Aside from comfort with the system, the radiologists saw a dramatic drop in report turnaround time, reports Shrestha. It's gone from three to seven days down to just a few minutes up to an hour. That was one aspect of improved quality of patient care Shrestha and the rest of the team were aiming for. Another was avoiding the delay between dictation and final sign-off that is part of the traditional report dictation model. When a radiologist gets a dictated report back a few days later, he or she doesn't have studies or images to check against. "They're kind of in the dark. They have to go by memory," he says. That leads to errors, which is exactly what he wanted to curtail. "We saw that as bad patient care which could lead to misfindings. We made it clear that with voice recognition that would not be the case. The radiologists can sign off on their reports while the images are still open."
Steps to success
Shrestha also attributes USC's success to a good relationship with its vendor. For example, one or two radiologists had trouble with their voice files. Shrestha set up follow-up training for them and Dictaphone conducted high-level analysis of the voice files and made recommendations.
He also recommends a process allowing your facility's IT team to learn the system well so they can take ownership. If the IT group views the system as being under their purview, they will take the initiative to help with clinician issues, he says. Plummer's IT department even developed a physicians' portal, providing them with access to images and reports from any location.

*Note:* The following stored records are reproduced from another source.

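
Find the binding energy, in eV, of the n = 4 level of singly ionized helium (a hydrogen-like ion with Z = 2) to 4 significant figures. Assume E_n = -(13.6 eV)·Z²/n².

3.400 eV

E_n = −13.6 Z²/n² = −54.40/n² eV for Z = 2.
E_4 = −54.40/16 = −3.400 eV, so ionization (to E = 0) requires 3.400 eV.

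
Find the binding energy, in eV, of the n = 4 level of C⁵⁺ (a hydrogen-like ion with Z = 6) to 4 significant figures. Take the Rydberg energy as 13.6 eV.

E_n = −13.6 Z²/n² = −489.6/n² eV for Z = 6.
E_4 = −489.6/16 = −30.60 eV, so ionization (to E = 0) requires 30.60 eV.

30.60 eV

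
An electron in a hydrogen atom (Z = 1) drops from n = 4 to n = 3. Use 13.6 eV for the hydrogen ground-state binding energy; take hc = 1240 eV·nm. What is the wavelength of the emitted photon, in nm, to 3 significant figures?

ΔE = 13.60 × (1/3² − 1/4²) = 13.60 × 0.04861 = 0.6611 eV.
λ = hc/ΔE = 1240 / 0.6611 = 1880 nm.

1880 nm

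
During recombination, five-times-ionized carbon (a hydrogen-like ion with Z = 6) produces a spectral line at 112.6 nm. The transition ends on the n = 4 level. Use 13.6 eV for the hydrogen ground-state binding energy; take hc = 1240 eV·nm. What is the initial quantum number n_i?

The photon energy is ΔE = hc/λ = 1240 / 112.6 = 11.01 eV.
With Z = 6, ΔE = 489.6 × (1/n_f² − 1/n_i²), so 1/n_f² − 1/n_i² = 0.02249.
With n_f = 4: 1/n_i² = 1/16 − 0.02249 = 0.04001, so n_i ≈ 5.00.

n_i = 5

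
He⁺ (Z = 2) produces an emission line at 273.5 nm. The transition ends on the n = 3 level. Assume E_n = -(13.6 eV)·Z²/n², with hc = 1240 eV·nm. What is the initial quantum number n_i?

n_i = 6

The photon energy is ΔE = hc/λ = 1240 / 273.5 = 4.534 eV.
With Z = 2, ΔE = 54.40 × (1/n_f² − 1/n_i²), so 1/n_f² − 1/n_i² = 0.08334.
With n_f = 3: 1/n_i² = 1/9 − 0.08334 = 0.02777, so n_i ≈ 6.00.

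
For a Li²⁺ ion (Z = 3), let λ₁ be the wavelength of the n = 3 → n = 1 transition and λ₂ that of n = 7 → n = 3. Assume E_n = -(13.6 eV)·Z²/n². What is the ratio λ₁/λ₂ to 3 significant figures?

λ ∝ 1/ΔE ∝ 1/(1/n_f² − 1/n_i²), and the Z² and hc factors cancel in the ratio.
λ₁/λ₂ = (1/3² − 1/7²)/(1/1² − 1/3²) = 0.09070/0.8889 = 0.102.

0.102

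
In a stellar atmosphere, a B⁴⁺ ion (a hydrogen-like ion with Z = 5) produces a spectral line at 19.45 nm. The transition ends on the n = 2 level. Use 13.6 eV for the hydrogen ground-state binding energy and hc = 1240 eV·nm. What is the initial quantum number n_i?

The photon energy is ΔE = hc/λ = 1240 / 19.45 = 63.75 eV.
With Z = 5, ΔE = 340.0 × (1/n_f² − 1/n_i²), so 1/n_f² − 1/n_i² = 0.1875.
With n_f = 2: 1/n_i² = 1/4 − 0.1875 = 0.06249, so n_i ≈ 4.00.

n_i = 4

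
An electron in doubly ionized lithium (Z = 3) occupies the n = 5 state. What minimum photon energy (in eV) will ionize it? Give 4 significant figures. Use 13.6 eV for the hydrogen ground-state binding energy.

4.896 eV

E_n = −13.6 Z²/n² = −122.4/n² eV for Z = 3.
E_5 = −122.4/25 = −4.896 eV, so ionization (to E = 0) requires 4.896 eV.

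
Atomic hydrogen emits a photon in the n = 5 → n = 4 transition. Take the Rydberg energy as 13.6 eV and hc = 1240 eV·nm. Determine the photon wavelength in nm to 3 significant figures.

ΔE = 13.60 × (1/4² − 1/5²) = 13.60 × 0.02250 = 0.3060 eV.
λ = hc/ΔE = 1240 / 0.3060 = 4050 nm.

4050 nm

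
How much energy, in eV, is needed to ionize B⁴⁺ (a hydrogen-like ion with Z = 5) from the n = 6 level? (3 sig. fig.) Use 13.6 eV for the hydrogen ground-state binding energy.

9.44 eV

E_n = −13.6 Z²/n² = −340.0/n² eV for Z = 5.
E_6 = −340.0/36 = −9.44 eV, so ionization (to E = 0) requires 9.44 eV.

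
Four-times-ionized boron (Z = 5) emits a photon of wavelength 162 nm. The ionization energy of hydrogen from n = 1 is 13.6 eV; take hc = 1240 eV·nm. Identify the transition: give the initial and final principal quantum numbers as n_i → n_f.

The photon energy is ΔE = hc/λ = 1240 / 162 = 7.654 eV.
With Z = 5, ΔE = 340.0 × (1/n_f² − 1/n_i²), so 1/n_f² − 1/n_i² = 0.02251.
Trying n_f = 4 gives 1/n_i² = 0.03999, i.e. n_i ≈ 5; this pair matches.

n_i = 5, n_f = 4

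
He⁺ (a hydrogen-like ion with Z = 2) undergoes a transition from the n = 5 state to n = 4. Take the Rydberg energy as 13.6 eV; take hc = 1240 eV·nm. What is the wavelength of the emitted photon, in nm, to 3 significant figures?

1010 nm

For Z = 2 the level energies scale as Z², so the effective Rydberg energy is 13.6 × 4 = 54.40 eV.
ΔE = 54.40 × (1/4² − 1/5²) = 54.40 × 0.02250 = 1.224 eV.
λ = hc/ΔE = 1240 / 1.224 = 1010 nm.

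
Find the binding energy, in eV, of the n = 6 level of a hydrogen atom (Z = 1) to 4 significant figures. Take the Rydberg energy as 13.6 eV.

0.3778 eV

E_6 = −13.60/36 = −0.3778 eV, so ionization (to E = 0) requires 0.3778 eV.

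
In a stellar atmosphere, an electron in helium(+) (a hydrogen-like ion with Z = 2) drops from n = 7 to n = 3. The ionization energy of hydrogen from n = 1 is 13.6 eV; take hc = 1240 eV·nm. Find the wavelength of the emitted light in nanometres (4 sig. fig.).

For Z = 2 the level energies scale as Z², so the effective Rydberg energy is 13.6 × 4 = 54.40 eV.
ΔE = 54.40 × (1/3² − 1/7²) = 54.40 × 0.09070 = 4.934 eV.
λ = hc/ΔE = 1240 / 4.934 = 251.3 nm.

251.3 nm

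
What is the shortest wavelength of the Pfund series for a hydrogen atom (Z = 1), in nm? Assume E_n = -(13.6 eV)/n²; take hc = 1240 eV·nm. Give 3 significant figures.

2280 nm

The Pfund series has lower level n_f = 5; the series limit corresponds to n_i → ∞.
ΔE_max = 13.6 × 1 / 5² = 0.5440 eV.
λ_min = 1240 / 0.5440 = 2280 nm.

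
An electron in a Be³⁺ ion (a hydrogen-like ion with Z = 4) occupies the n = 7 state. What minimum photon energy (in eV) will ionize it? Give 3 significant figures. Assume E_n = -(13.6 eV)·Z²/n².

E_n = −13.6 Z²/n² = −217.6/n² eV for Z = 4.
E_7 = −217.6/49 = −4.44 eV, so ionization (to E = 0) requires 4.44 eV.

4.44 eV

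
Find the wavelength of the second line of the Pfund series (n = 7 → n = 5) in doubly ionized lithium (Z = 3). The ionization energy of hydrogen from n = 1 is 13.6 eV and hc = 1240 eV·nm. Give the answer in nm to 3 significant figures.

The Pfund series terminates on n_f = 5; the second line has n_i = 5+2 = 7.
ΔE = 122.4 × (1/5² − 1/7²) = 2.398 eV.
λ = 1240 / 2.398 = 517 nm.

517 nm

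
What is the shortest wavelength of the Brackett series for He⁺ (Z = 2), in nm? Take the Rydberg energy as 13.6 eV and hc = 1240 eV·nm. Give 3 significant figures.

The Brackett series has lower level n_f = 4; the series limit corresponds to n_i → ∞.
ΔE_max = 13.6 × 4 / 4² = 3.400 eV.
λ_min = 1240 / 3.400 = 365 nm.

365 nm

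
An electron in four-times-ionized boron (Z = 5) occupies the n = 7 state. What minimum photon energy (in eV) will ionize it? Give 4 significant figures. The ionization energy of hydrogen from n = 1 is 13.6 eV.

E_n = −13.6 Z²/n² = −340.0/n² eV for Z = 5.
E_7 = −340.0/49 = −6.939 eV, so ionization (to E = 0) requires 6.939 eV.

6.939 eV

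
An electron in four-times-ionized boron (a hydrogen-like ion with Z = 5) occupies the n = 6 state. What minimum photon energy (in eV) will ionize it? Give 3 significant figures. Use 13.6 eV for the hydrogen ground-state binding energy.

E_n = −13.6 Z²/n² = −340.0/n² eV for Z = 5.
E_6 = −340.0/36 = −9.44 eV, so ionization (to E = 0) requires 9.44 eV.

9.44 eV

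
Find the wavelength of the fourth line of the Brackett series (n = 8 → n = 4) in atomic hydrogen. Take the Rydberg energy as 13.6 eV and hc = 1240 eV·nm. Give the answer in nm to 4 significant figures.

The Brackett series terminates on n_f = 4; the fourth line has n_i = 4+4 = 8.
ΔE = 13.60 × (1/4² − 1/8²) = 0.6375 eV.
λ = 1240 / 0.6375 = 1945 nm.

1945 nm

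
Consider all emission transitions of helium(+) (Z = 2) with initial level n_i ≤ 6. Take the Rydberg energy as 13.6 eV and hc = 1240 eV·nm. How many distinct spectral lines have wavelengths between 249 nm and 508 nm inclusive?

Enumerate all n_i → n_f pairs with 1 ≤ n_f < n_i ≤ 6 and compute λ = 1240 / [13.6·4·(1/n_f² − 1/n_i²)].
Lines falling in [249, 508] nm: 6→3 (273.5 nm), 5→3 (320.5 nm), 4→3 (468.9 nm).

3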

Most important is well-planned training before you go live, as you go live, and after you go live, Shrestha stresses. Plummer says it is important to remember that this is one of the few applications installed in the healthcare environment in which physicians are the primary users. You must assess their needs and determine how it will fit into the ways they work, she says. They should participate in the evaluation process, she advises.
One more added benefit, according to Plummer, is the effect on radiology technologists. "As PACS and voice become more of the norm, [technologists] are looking for organizations that have invested in tools that help them do their job," she says. She anticipates the voice recognition system to aid in radiologist recruitment and retention in the future.